Sebagian pendapatan juga dialokasikan untuk kegiatan lingkungan, termasuk transplantasi terumbu karang.
“Harapannya, pariwisata tidak hanya menikmati, tapi juga memulihkan.”
Saat ini, HIB melayani rute utama seperti Pulau Segajah, Karang Pasilan, dan Pulau Beras Basah. Namun pengembangan tidak berhenti di situ. HIB mulai merancang diversifikasi layanan, termasuk family gathering, outbound, hingga wisata berbasis komunitas pesisir. Sejumlah klien korporasi seperti Pertamina dan Sucofindo tercatat pernah menggunakan layanan mereka.
Selain itu, rencana pengembangan juga mencakup pembukaan wisata sore di Kampung Malahing, serta eksplorasi destinasi baru di Bontang yang dinilai masih belum tergarap optimal.
“Kami tidak mau terlalu cepat ekspansi. Potensi di Bontang masih besar.”
Pengalaman sebelumnya membuka rute di luar daerah justru membuat fokus terpecah. Strategi yang dipilih kini adalah memperdalam, bukan memperluas.
Dinamika eksternal juga memengaruhi operasional mereka. Penataan Pulau Beras Basah, misalnya, sempat menurunkan minat wisatawan akibat isu pengelolaan yang viral. Namun setelah penertiban dilakukan, kepercayaan publik kembali meningkat.

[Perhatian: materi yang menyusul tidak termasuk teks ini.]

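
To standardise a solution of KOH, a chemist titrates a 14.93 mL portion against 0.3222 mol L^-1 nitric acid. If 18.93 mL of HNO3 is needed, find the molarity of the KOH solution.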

Di sisi lain, kondisi fasilitas seperti di Karang Pasilan masih menjadi catatan. Struktur yang belum optimal membuat HIB memilih pendekatan berbeda, seperti tidak bersandar langsung pada fasilitas yang dinilai berisiko, serta memilih titik snorkeling yang lebih aman dan berkualitas.
Di tengah tarik-menarik antara kebutuhan ekonomi dan perlindungan lingkungan, HIB mencoba mengambil posisi yang tidak umum. Alih-alih menempatkan keduanya sebagai hal yang bertentangan, mereka justru menggabungkannya dalam satu model.
Laut dijaga, bukan hanya dengan larangan, tetapi dengan membuatnya tetap hidup, ramai, diawasi, dan memberi manfaat.
“Kami ingin pariwisata ini bisa jadi sumber penghasilan baru, sekaligus menjaga laut tetap hidup,” tutup Ino.
Model ini belum sepenuhnya sempurna. Namun satu hal mulai terlihat, perubahan perilaku tidak selalu datang dari aturan, tetapi dari alternatif yang lebih masuk akal secara ekonomi, dan itu sedang diuji di laut Bontang.